Friends and friendship. Where to begin? Just this morning whilst browsing Facebook, my friend Carol, of 54 years posted a video that featured the London I knew way back when I was only 17, in 1966. Carol and I met at school and even though at times we lost touch, we always managed to find each other again. Especially when I immigrated to Australia with my late husband at the age of 21, after a few years of letter writing, we lost touch, I can’t remember if I moved or Carol moved, but no matter, we always found each other.
We could finish each others sentences whilst at school and after the longest time we had lost touch and my husband Mike and I went back on our last visit to England in 1998 we arranged to meet at her local train station, and we spotted each other from the opposite sides of the entrance, quite a distance really. We both threw our arms up into the air and started running toward each other, and as Mike said, it was just like in the movies with the lovers, only we weren’t lovers just great friends. I have never forgotten that meeting and we found out that we STILL finished each others sentences. Of course, we’ve got much more in common than that; we seem to have a bond that can’t be broken.
The same could be said of another friend, Pam who I met at age 16 when the pair of us started work on the same day together at Westminster Bank, in Threadneedle Street (I love that name) in London. We became very good friends again and up until her death two years ago we were in touch with each other and the last time she came here to Australia, she knew she was dying and wanted her ashes to be scattered on our property. Pam is pictured on the right of the photo with me at age about 18 years old.
Pam suffered from four bouts of ovarian cancer and went through so much suffering trying out experimental treatments to give herself a chance to stay on this planet. She was one of the most courageous people I know. It broke my heart when she left, and I’m glad I am typing this on the computer and not writing on paper or the paper would be suffering from a bad case of dampness!
Even when she was so very sick, she would Skype me and talk until she just had to rest. I think of her often especially when I see the little trinkets she bought me that I have in my house and the photo I have of the two of us when we were aged about 18 that is sitting in my office.
Another case of a friendship conducted from halfway around the world, it can and does work when the connection is so very strong.
I have lost two friends this year, well lost is not quite what happened, they both died. It amuses me in a funny kind of way that we say that when someone dies, we’ve “lost” them. My quirky sense of humour would wonder where have I lost them and will I find them soon?
Earlier this year my friend of over 20 years Evol died. She just didn’t wake up one morning. She had just moved house and was looking forward to starting a new chapter in her life with her husband. For someone so vibrant and alive I half expected her to live forever. Evol loved coming out to my house on my property as she loved the gardens and found them so peaceful and healing. She would get out of her car stand and drink in the scenery and let out a big sigh and say “It’s SO good to be here”.

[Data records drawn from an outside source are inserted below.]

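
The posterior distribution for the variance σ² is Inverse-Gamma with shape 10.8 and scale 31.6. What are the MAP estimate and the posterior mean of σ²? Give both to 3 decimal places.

MAP = 2.678; posterior mean = 3.224

Mode = β/(α+1) = 31.6/11.8 = 2.678.
Mean = β/(α−1) = 31.6/9.8 = 3.224.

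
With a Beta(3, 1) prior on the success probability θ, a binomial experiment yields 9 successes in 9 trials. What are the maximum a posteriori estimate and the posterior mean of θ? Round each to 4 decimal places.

Posterior: Beta(3+9, 1+0) = Beta(12, 1).
Since β = 1 ≤ 1 and α > 1, the Beta density is monotone increasing on [0,1]; the mode is at 1.
Mean = 12/(12+1) = 0.9231.

maximum a posteriori estimate = 1.0000, posterior mean = 0.9231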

Evol was born in Kyogle, the little country town where I live, but she went out into the world and lived her life in various places and then came back just two or three years before her death to live and be retired here. I started up monthly morning teas at my house to welcome her back into the community and to introduce her to new people. I set a cup and saucer aside to honour and remember Evol at the first one without her and her picture of her at 21 years old was on show.
The last photo taken of Evol. Always a smile on her face, she was in the business of helping and caring for others.
Margaret was our next door neighbour for many, many years, I think about 20. But she was also our friend and her religion was “LOVE” as she said. I can almost hear her now, knocking on our back door and opening it and announcing her presence with the words “It’s only me Jan!” Then she would come in and sit down in her customary chair and we would chat. Usually about putting the world to rights and so. She was a very gentle spirit, and very, very funny.
Margaret would also come to my morning teas if it wasn’t held on Wednesdays as that was her golf day. She was an avid golfer and a top senior in New South Wales. Many days we could hear her smacking golf balls up to the front gate and then back again to practice her accuracy. She lived on five acres so had plenty of room to do that.
Margaret often had my morning tea guests in stitches with her funny yarns. Of course she knew many of the people I invited as she’s a local to Kyogle having brought up her three daughters here. She is pictured here with her lovely granddaughter Matalin who lives in Perth. Matalin adored her Nan and they had a special bond together. Margaret died just a month ago and yesterday was my morning tea and a place was set for my friend. I know she will be missed because I miss her so much. I look up or over the fence expecting to see her and to wave to her and she’s not there.
I feel kind of empty and also sad with the departure of my friends, but I do know that I will treasure the friendships that I had with these women.
Friends come into your life at all times don’t they? They bring different qualities with them, of that I’m sure as all these friends are so different. I love(d) them all.
I know I will never be without friends because I have sisters I consider my friends as do they. I’ll leave you with a photo of myself and my three sisters, when Christine, the eldest who lives in England was visiting. I’m blessed to have my other sisters, Linda and Karen living close by. Plus another photo of the three of us Aussies.